Minimal Prompt Perturbations Lead to Code Vulnerabilities: Prompt Fragility and Hidden-State Signals in Coding LLMs
最小提示扰动导致代码漏洞:编码大语言模型中的提示脆弱性和隐藏状态信号
Alexander Sternfeld, Andrei Kucharavy, Ljiljana Dolamic
AI总结 本文通过token级突变实验,发现微小提示扰动(如单字符变化)即可使LLM生成代码从安全变为脆弱,并利用隐藏状态分析揭示输入处理漏洞比安全默认值漏洞更可预测。
详情
基于LLM的编码助手正被迅速采用,显著提高了开发者的生产力。随着组织越来越多地部署这些代理生成的代码,代码的安全性变得至关重要。先前的研究表明,微小的提示扰动会降低LLM生成代码的功能正确性,但这是否也会危及代码安全性尚未被研究。我们对三个模型和五种编程语言的提示应用token级突变,并表明小至单字符变化的突变可以将生成的代码从安全变为脆弱。探测模型的隐藏状态揭示,这种脆弱性部分编码在提示表示中,但分布不均匀。输入处理漏洞(模型省略验证或清理)比安全默认值漏洞(不安全代码源于一个局部选择,如弱算法或不安全参数)更可预测(平均AUC 0.753 vs 0.674)。这些结果表明,LLM辅助编码的威胁模型不仅包括提示注入,还包括普通的提示变化,并指出输入处理缺陷可以在生成前被捕获,而安全默认值缺陷需要在解码过程中进行干预。

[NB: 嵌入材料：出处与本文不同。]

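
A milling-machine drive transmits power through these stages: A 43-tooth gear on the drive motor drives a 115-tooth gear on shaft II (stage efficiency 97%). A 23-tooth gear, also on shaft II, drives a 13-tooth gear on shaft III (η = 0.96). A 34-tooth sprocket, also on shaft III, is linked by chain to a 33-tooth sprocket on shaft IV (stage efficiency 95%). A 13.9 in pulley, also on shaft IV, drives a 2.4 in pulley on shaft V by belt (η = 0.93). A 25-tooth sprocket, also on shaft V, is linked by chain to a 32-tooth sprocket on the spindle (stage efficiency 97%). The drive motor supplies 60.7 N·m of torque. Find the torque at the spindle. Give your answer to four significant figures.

15.71 N·m

gear mesh 115/43 = 2.6744 → τ = 60.7·2.6744·0.97 = 157.47 N·m
gear mesh 13/23 = 0.56522 → τ = 157.47·0.56522·0.96 = 85.443 N·m
chain 33/34 = 0.97059 → τ = 85.443·0.97059·0.95 = 78.783 N·m
belt 2.4/13.9 = 0.17266 → τ = 78.783·0.17266·0.93 = 12.651 N·m
chain 32/25 = 1.28 → τ = 12.651·1.28·0.97 = 15.707 N·m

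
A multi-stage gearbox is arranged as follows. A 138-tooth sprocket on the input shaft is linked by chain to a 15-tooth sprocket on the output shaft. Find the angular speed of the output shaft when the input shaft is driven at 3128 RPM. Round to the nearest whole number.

Chain: ratio = 15/138 = 0.1087, so the output shaft turns at 3128 / 0.1087 = 28778 RPM.

28778 RPM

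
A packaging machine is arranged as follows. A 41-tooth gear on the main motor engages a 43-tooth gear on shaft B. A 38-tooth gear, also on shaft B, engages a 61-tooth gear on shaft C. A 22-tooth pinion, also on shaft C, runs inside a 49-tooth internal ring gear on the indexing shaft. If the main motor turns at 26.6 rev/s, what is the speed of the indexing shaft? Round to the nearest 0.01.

7.09 rev/s

the main motor → shaft B (gear mesh, 43/41): 26.6 ÷ 1.0488 = 25.363 rev/s
shaft B → shaft C (gear mesh, 61/38): 25.363 ÷ 1.6053 = 15.8 rev/s
shaft C → the indexing shaft (internal gear, 49/22): 15.8 ÷ 2.2273 = 7.0938 rev/s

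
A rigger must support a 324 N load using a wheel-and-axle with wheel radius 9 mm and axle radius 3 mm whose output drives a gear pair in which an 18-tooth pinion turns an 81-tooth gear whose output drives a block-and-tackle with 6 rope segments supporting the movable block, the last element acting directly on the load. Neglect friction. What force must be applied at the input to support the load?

Wheel-and-axle MA = R/r = 9/3 = 3.
Gear pair MA = 81/18 = 4.5.
Block-and-tackle MA = number of supporting rope parts = 6.
Combined ideal MA = 3 × 4.5 × 6 = 81.
Effort = load / MA = 324 / 81 = 4 N.

4 N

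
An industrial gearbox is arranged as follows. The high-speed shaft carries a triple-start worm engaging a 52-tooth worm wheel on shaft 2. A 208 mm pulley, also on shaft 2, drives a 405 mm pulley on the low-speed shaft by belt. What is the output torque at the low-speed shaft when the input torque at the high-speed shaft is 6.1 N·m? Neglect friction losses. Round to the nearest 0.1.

Worm: ratio = 52/3 = 17.333; torque at shaft 2 = 6.1 × 17.333 = 105.73 N·m.
Belt: ratio = 405/208 = 1.9471; torque at the low-speed shaft = 105.73 × 1.9471 = 205.87 N·m.

205.9 N·m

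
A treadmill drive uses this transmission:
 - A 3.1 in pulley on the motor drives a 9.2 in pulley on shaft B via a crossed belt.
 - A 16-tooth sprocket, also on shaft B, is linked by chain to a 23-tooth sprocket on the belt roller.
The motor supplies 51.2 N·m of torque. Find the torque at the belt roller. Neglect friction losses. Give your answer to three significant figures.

After the belt (9.2/3.1): 51.2 × 2.9677 = 151.95 N·m
After the chain (23/16): 151.95 × 1.4375 = 218.43 N·m

218 N·m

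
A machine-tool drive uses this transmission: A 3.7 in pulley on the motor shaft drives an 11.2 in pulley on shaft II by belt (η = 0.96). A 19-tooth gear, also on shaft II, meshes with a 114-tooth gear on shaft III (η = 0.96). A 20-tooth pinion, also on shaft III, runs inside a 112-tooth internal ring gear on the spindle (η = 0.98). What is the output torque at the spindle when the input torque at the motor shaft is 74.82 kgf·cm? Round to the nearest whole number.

After the belt (11.2/3.7): 74.82 × 3.027 × 0.96 = 217.42 kgf·cm
After the gear mesh (114/19): 217.42 × 6 × 0.96 = 1252.4 kgf·cm
After the internal gear (112/20): 1252.4 × 5.6 × 0.98 = 6872.9 kgf·cm

6873 kgf·cm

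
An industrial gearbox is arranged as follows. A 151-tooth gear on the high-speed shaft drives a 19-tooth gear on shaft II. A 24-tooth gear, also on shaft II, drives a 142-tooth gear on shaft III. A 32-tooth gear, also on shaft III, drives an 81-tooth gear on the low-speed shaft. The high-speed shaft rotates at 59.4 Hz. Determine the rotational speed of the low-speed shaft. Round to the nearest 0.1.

31.5 Hz

gear mesh 19/151 = 0.12583 → 59.4/0.12583 = 472.07 Hz
gear mesh 142/24 = 5.9167 → 472.07/5.9167 = 79.787 Hz
gear mesh 81/32 = 2.5312 → 79.787/2.5312 = 31.521 Hz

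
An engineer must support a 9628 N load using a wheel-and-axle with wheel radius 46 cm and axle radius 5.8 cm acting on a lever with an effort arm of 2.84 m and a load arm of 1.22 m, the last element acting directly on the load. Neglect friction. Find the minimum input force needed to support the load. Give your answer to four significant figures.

521.5 N

Wheel-and-axle MA = R/r = 46/5.8 = 7.931.
Lever MA = effort arm / load arm = 2.84/1.22 = 2.3279.
Combined ideal MA = 7.931 × 2.3279 = 18.462.
Effort = load / MA = 9628 / 18.462 = 521.49 N.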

LLM-based coding assistants are seeing rapid adoption, offering substantial gains in developer productivity. As organizations increasingly ship code these agents produce, the security of that code becomes critical. Prior work has shown that minor prompt perturbations degrade the functional correctness of LLM-generated code, but whether they also compromise code security has remained unstudied. We apply token-level mutations to prompts across three models and five programming languages, and show that mutations as small as a single-character change can flip generated code from secure to vulnerable. Probing the models' hidden states reveals that this fragility is partially encoded in prompt representations, but unevenly so. Input-handling vulnerabilities, where the model omits validation or sanitization, are more predictable (mean AUC 0.753) than secure-defaults vulnerabilities, where insecure code stems from one local choice such as a weak algorithm or unsafe parameter (mean AUC 0.674). These results show that the threat model for LLM-assisted coding extends beyond prompt injection to ordinary prompt variation, and indicate that input-handling flaws can be caught before generation while secure-defaults flaws require intervention during decoding.